A pressão não vem somente de técnicos, jogadores e torcedores, mas também de quem escala os árbitros. “Todo mundo quer ganhar. Eu sempre digo que o jogo é dividido em duas partes. Antes, todo mundo se cumprimenta, é tudo muito bonito. Subiu a bola, parece que são inimigos mortais. Todo mundo quer ver o seu lado”, diz Maranho.
Aprender a identificar o que está causando um problema, lidar com as pessoas e criar métodos de evitar conflitos fazem parte da rotina dos árbitros. “Você tem que entender o que as pessoas estão pensando, por mais erradas que elas estejam. Aí está a virtude do árbitro: aceitar que as pessoas não precisam concordar com você”, explica Locatelli.

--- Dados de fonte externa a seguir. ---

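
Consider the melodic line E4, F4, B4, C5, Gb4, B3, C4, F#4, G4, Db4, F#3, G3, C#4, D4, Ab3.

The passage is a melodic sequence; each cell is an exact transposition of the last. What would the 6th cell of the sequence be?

D#2 E2 A#2 B2 F2

Taking 5-note groups, the heads are E4, B3, F#3: the pattern moves down a 4th.
Continuing the starts: C#3 → G#2 → D#2.
So cell 6 is D#2 E2 A#2 B2 F2.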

Segundo ele, os profissionais também precisam lidar com as consequências das decisões tomadas. “Toda vez que decidimos alguma coisa, estamos deixando alguém feliz e alguém frustrado, por mais que tenhamos razão no apito. Você vai estar o tempo todo deixando pessoas frustradas.”
Chances de medalha
Quando falam do basquete brasileiro, os dois árbitros afirmam que há uma grande diferença entre as equipes masculina e feminina.
Para Locatelli, a equipe masculina consegue jogar no mesmo nível das melhores seleções do mundo, apesar de estar em uma chave difícil nos Jogos Olímpicos do Rio de Janeiro. Já a equipe feminina, conforme Maranho, está em uma transição complicada, em que falta renovação de atletas.
Além disso, os dois lembram que jogar nas Olimpíadas é diferente. São apenas 12 times, os melhores do mundo, e é necessário vencer muitos jogos para chegar à final.
“É preciso um nível técnico elevadíssimo. Os times que chegam às finais são capazes de bater grandes equipes dia após dia. Essa capacidade talvez possa faltar no time masculino do Brasil”, opina Locatelli.
Legado positivo?
Ter os Jogos Olímpicos acontecendo no País é, para Maranho, uma forma de divulgar o esporte como meio de vida e dar visibilidade a outros esportes de alto nível. Mas o árbitro se preocupa com o que acontecerá depois do evento.
“Até a Olimpíada tem suporte financeiro, estrutura para os atletas, mas e depois? Eu vi em Londres e em Pequim, os ginásios construídos para os jogos estavam parados”, salienta.
Locatelli também demonstra preocupação com as chances de um legado positivo: “Ficamos felizes com tudo o que aconteceu antes dos jogos, felizes por ter acontecido, mas ao mesmo tempo tristes de saber que as coisas só acontecem porque está tendo a Olimpíada. E depois dela, vai existir alguma coisa? O legado que vai ser deixado é uma incógnita”.